Given the relatively weak job market and financial stall, it's fair to question whether or not banks and investment firms are devoting as many resources to diversity initiatives as they may have in better times. However, according to some in the industry, those efforts remain unaffected.
Milton Irvin is a UBS managing director and Head of Diversity and Inclusion for the Americas. He says the investment bank's diversity programs continue to be a multifaceted approach, devoted to "leveraging talent, impacting culture, and delivering on and taking advantage of marketplace opportunities."
Major global banks and top investment firms have a variety of structured efforts in place, including internships, immersion events, and mentorship programs. Like many of its competitors, UBS runs on-campus and company sessions such as its Freshman Forum and Sophomore Symposium aimed at getting undergraduate and graduate students interested in the financial sector.
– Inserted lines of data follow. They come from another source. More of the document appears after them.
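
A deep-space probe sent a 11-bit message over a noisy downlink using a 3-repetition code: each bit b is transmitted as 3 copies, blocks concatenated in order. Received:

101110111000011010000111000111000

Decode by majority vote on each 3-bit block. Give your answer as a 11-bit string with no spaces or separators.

11101001010

Block 1 (101): 2 ones → 1
Block 2 (110): 2 ones → 1
Block 3 (111): 3 ones → 1
Block 4 (000): 0 ones → 0
Block 5 (011): 2 ones → 1
Block 6 (010): 1 one → 0
Block 7 (000): 0 ones → 0
Block 8 (111): 3 ones → 1
Block 9 (000): 0 ones → 0
Block 10 (111): 3 ones → 1
Block 11 (000): 0 ones → 0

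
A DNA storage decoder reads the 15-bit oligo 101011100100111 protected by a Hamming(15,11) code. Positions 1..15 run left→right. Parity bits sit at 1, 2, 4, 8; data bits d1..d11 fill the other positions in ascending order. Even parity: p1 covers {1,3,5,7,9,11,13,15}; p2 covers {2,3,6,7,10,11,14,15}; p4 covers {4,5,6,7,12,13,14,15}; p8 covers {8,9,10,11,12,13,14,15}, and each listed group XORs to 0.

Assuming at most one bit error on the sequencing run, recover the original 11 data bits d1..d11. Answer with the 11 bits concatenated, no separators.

11110100111

s1 (pos 1,3,5,7,9,11,13,15): 1⊕1⊕1⊕1⊕0⊕0⊕1⊕1 = 0
s2 (pos 2,3,6,7,10,11,14,15): 0⊕1⊕1⊕1⊕1⊕0⊕1⊕1 = 0
s4 (pos 4,5,6,7,12,13,14,15): 0⊕1⊕1⊕1⊕0⊕1⊕1⊕1 = 0
s8 (pos 8,9,10,11,12,13,14,15): 0⊕0⊕1⊕0⊕0⊕1⊕1⊕1 = 0
Syndrome s8…s1 = 0000 → no error.
Read data bits from positions 3,5,6,7,9,10,11,12,13,14,15: 11110100111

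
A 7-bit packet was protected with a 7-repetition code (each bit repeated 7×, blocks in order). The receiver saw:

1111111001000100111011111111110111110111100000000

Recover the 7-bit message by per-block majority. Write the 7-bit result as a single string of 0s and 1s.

Block 1 (1111111): 7 ones → 1
Block 2 (0010001): 2 ones → 0
Block 3 (0011101): 4 ones → 1
Block 4 (1111111): 7 ones → 1
Block 5 (1101111): 6 ones → 1
Block 6 (1011110): 5 ones → 1
Block 7 (0000000): 0 ones → 0

1011110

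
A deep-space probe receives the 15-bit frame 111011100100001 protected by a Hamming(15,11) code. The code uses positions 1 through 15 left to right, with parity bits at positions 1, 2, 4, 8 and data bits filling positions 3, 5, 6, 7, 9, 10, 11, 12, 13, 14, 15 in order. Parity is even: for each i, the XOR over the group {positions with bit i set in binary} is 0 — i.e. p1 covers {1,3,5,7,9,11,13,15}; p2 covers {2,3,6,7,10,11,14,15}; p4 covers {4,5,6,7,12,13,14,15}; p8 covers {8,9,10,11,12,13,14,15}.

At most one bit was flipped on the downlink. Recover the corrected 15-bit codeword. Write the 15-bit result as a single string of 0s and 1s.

s1 (pos 1,3,5,7,9,11,13,15): 1⊕1⊕1⊕1⊕0⊕0⊕0⊕1 = 1
s2 (pos 2,3,6,7,10,11,14,15): 1⊕1⊕1⊕1⊕1⊕0⊕0⊕1 = 0
s4 (pos 4,5,6,7,12,13,14,15): 0⊕1⊕1⊕1⊕0⊕0⊕0⊕1 = 0
s8 (pos 8,9,10,11,12,13,14,15): 0⊕0⊕1⊕0⊕0⊕0⊕0⊕1 = 0
Syndrome s8…s1 = 0001 → error at position 1.
Flip position 1: 111011100100001 → 011011100100001

011011100100001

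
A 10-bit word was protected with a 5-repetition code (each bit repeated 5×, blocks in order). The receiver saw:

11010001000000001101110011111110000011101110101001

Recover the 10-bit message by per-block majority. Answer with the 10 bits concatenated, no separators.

Block 1 (11010): 3 ones → 1
Block 2 (00100): 1 one → 0
Block 3 (00000): 0 ones → 0
Block 4 (01101): 3 ones → 1
Block 5 (11001): 3 ones → 1
Block 6 (11111): 5 ones → 1
Block 7 (10000): 1 one → 0
Block 8 (01110): 3 ones → 1
Block 9 (11101): 4 ones → 1
Block 10 (01001): 2 ones → 0

1001110110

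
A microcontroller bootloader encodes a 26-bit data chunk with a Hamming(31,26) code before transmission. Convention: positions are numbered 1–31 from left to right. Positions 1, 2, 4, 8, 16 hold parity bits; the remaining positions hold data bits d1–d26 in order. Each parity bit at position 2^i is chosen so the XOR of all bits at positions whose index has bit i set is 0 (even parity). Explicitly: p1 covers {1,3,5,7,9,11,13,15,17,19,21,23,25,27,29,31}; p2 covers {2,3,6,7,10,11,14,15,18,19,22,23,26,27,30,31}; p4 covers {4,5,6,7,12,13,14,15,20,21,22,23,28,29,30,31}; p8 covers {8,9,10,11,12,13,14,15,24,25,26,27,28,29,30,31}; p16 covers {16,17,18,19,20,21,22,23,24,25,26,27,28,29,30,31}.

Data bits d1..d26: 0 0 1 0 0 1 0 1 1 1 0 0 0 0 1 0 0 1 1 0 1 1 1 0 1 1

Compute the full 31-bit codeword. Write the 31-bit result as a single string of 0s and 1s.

Place data at non-parity positions: p1 p2 0 p4 0 1 0 p8 0 1 0 1 1 1 0 p16 0 0 0 1 0 0 1 1 0 1 1 1 0 1 1
p1 (pos 1,3,5,7,9,11,13,15,17,19,21,23,25,27,29,31): XOR of data positions = 0⊕0⊕0⊕0⊕0⊕1⊕0⊕0⊕0⊕0⊕1⊕0⊕1⊕0⊕1 = 0
p2 (pos 2,3,6,7,10,11,14,15,18,19,22,23,26,27,30,31): XOR of data positions = 0⊕1⊕0⊕1⊕0⊕1⊕0⊕0⊕0⊕0⊕1⊕1⊕1⊕1⊕1 = 0
p4 (pos 4,5,6,7,12,13,14,15,20,21,22,23,28,29,30,31): XOR of data positions = 0⊕1⊕0⊕1⊕1⊕1⊕0⊕1⊕0⊕0⊕1⊕1⊕0⊕1⊕1 = 1
p8 (pos 8,9,10,11,12,13,14,15,24,25,26,27,28,29,30,31): XOR of data positions = 0⊕1⊕0⊕1⊕1⊕1⊕0⊕1⊕0⊕1⊕1⊕1⊕0⊕1⊕1 = 0
p16 (pos 16,17,18,19,20,21,22,23,24,25,26,27,28,29,30,31): XOR of data positions = 0⊕0⊕0⊕1⊕0⊕0⊕1⊕1⊕0⊕1⊕1⊕1⊕0⊕1⊕1 = 0
Codeword: 0001010001011100000100110111011

0001010001011100000100110111011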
The short sessions at UBS offer a glimpse into the trading, sales and research side of the firm. While these one- to three-day programs are not only geared to women, minority, and Lesbian Gay Bisexual Transgender (LGBT) candidates, Irvin says there is considerable focus on bringing diverse candidates to these events. "We look to give students exposure to the business, but particularly exposure to the revenue side."
Deutsche Bank's New York hosted an LGBT Summit titled "Out on the Street" dedicated to advancing the ranks of lesbian, gay, bisexual and transgender banking leaders. Bank of America Merrill Lynch, Barclays, Citibank, Goldman Sachs, and Morgan Stanley also participated in the event. Participants discussed progress to date-particularly the emergence of private banking and advice-giving practices for gay couples, by gay advisors. Recent statistics show three out of four members of the LGBT community have annual household incomes above the national average.
Mentorship is also a critical piece of the diversity puzzle. Currently, UBS is running a global sponsorship and career development initiative focusing on senior level women at the investment bank. This concentration on positions of authority-money-making, C-suite, and client-facing-could be one of the most important moves to show how diversity is prized throughout an organization.
Many of the world's largest banks work with Historically Black Colleges and Universities, female colleges and diversity organizations at targeted universities, to increase their prospective internship and job pool. They also partner with leading diversity organizations, including Management Leadership for Tomorrow, a career development nonprofit devoted to African Americans, Hispanics and Native Americans professionals, and The Robert Toigo Foundation, a not-for-profit organization focused on increasing diversity in the finance industry.
Those in the field say that initiatives need to not only be focused on recruitment, but also on a much more critical issue-retention. Irvin says there is clearly more to be done to hold onto qualified talent. The problem in the finance sector, says Irvin, is that highly qualified professionals-minority, female, gay or lesbian-can easily find other opportunities elsewhere or on the entrepreneurial end.
Jennifer Hatch, president and managing partner at Christopher Street Financial, a wealth management firm catering to the gay and lesbian community, was just one of those people. Hatch previously served as a vice president at JPMorgan and as a managing director at Bear Stearns, working in equities and high yield bonds for institutional investors. "Back when I first started, women couldn't even wear a professional pant suit into the office," she jokes. Now, as an entrepreneur, she says she's outside of the ball and chain of Corporate America and the "master of her own fate". And, similar to other professionals, the money earned on the street allowed her to jump ship and start her own firm.
Retention is a serious money issue for banks and investment firms, as they devote considerable resources to recruit, hire, and train new staff. Says Irvin, "There is a hazard to over-recruiting. The industry needs to focus more attention on retention. It's essential to work harder to retain the people we put considerable effort into bringing on board and up to speed."
Of course, the return on investment (ROI) in diversity programs remains difficult to assess, given the information is generally kept private by the industry. Anecdotally, it seems times have changed somewhat, especially for women on the street. Nina Godiwalla, author of the book Suits: A Woman on Wall Street, agrees, but adds that the grueling environment isn't always welcoming for any professional. In 2009, she started MindWorks, an executive training firm focused on stress management. The Wharton MBA grad and former Morgan Stanley analyst notes, "Not that long ago-in the late 1990s and a bit later-clients were still requesting to not work with women. Things have gotten much, much better."